Ocho años después, Andrew volvía a sacar de su bolsillo aquel recorte. El tiempo lo había amarilleado tanto como a él. ¿Cuántas veces lo había leído, repasando las atroces mutilaciones de Marie Kelly como en una impuesta penitencia? De los años transcurridos apenas recordaba otra cosa que eso. ¿Qué había hecho desde entonces? Era difícil decirlo. Recordaba vagamente que, tras recorrer las tabernas y pubs de los alrededores, Harold lo había encontrado inconsciente en aquel antro y lo había llevado a casa. Allí había pasado varios días en cama, preso de la fiebre. Apenas hizo otra cosa que delirar y tejer pesadillas en las que solía aparecer el cadáver de Marie Kelly tendido en su cama, con sus vísceras esparcidas por la habitación, siguiendo un orden indescifrable, o donde él mismo la destripaba con un enorme cuchillo, ante la aprobadora mirada de Reese. En uno de los claros que se abrieron entre las brumas de la fiebre, distinguió a su padre sentado muy erguido a la orilla de su cama, disculpándose por su actitud. Pero era fácil disculparse ahora que no había nada que aceptar, ahora que solo había que sumarse al teatral abatimiento en el que por deferencia hacia él había decidido sumirse su familia, incluso Harold.

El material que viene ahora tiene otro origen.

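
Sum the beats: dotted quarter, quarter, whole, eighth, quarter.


Beat values:
  dotted quarter = 1.5 beats
  quarter = 1 beat
  whole = 4 beats
  eighth = 0.5 beats
  quarter = 1 beat
Sum = 1.5 + 1 + 4 + 0.5 + 1
= 8 beats


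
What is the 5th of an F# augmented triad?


Reasoning:
Augmented triad = root + major 3rd (4 semitones) + augmented 5th (8 semitones)
A triad on F# stacks thirds, so the chord tones use letter names F-A-C
Root: F#
Major 3rd above F#: A#
Augmented 5th above F#: C##
The 5th = C##


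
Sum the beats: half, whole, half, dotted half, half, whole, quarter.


Beat values:
  half = 2 beats
  whole = 4 beats
  half = 2 beats
  dotted half = 3 beats
  half = 2 beats
  whole = 4 beats
  quarter = 1 beat
Sum = 2 + 4 + 2 + 3 + 2 + 4 + 1
= 18 beats


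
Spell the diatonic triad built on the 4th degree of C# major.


C# major scale: C# D# E# F# G# A# B#
Diatonic triad on degree 4 stacks scale notes 4, 6, 1: F# A# C#
F#→A# = 4 semitones; F#→C# = 7 semitones → major triad
= F# A# C# (major)


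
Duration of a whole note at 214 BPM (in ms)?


Step by step:
One quarter-note beat = 60000 / BPM = 60000 / 214 ms
Whole note = 4 × quarter note
Duration = 4 × 60000 / 214 = 240000 / 214
= 1121.5 ms


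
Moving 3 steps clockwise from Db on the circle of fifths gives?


Let's work it out.
Each clockwise step on the circle of fifths moves up a perfect 5th
From Db: Db → Ab → Eb → Bb
= Bb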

Andrew despachó a su progenitor con un irritado gesto de la mano, que para su mayor enojo el orgulloso William Harrington no dudó en tomarse como una bendición, a juzgar por la sonrisa satisfecha con la que abandonó el cuarto, como si acabara de realizar un buen acuerdo. William Harrington quería lavar su conciencia, y eso es lo que había hecho, lo quisiera él o no. Ahora ya podía olvidarse del asunto y seguir con sus negocios. Y en el fondo, a Andrew le daba igual: su padre y él jamás se habían entendido, y no iban a hacerlo a estas alturas.

Se repuso de la fiebre demasiado tarde para el funeral de Marie Kelly, pero no para la ejecución de su asesino. Pese a las protestas de algunos médicos, que sostenían que la monstruosa mente del tal Reese era una gema preciosa digna de ser estudiada por la ciencia, pues en las callosidades y pliegues de su cerebro debían de hallarse escritos los crímenes que estaba destinado a perpetrar desde su nacimiento, el destripador fue ahorcado en la prisión de Wandworth. Andrew asistió casi por alusiones, y vio cómo el verdugo arrancaba la vida de Reese sin que eso restituyera la de Marie Kelly ni la de ninguna de sus compañeras. Las cosas no funcionaban así, el Creador nada sabía de trueques, solo de retribuciones. Como mucho, algún niño habría nacido en alguna parte en el momento justo en que la soga partía el cuello del Destripador, pero resucitar a los muertos era otra cosa. Quizás por eso muchos habían empezado a recelar de su poder, a cuestionar incluso que hubiese sido realmente él quien hubiese fabricado el mundo. Esa misma tarde, el cuadro de Marie Kelly que colgaba en la biblioteca de los Winslow se quemó al saltar la chispa de una lámpara. O eso explicó su primo, que había llegado a tiempo de sofocar el incendio.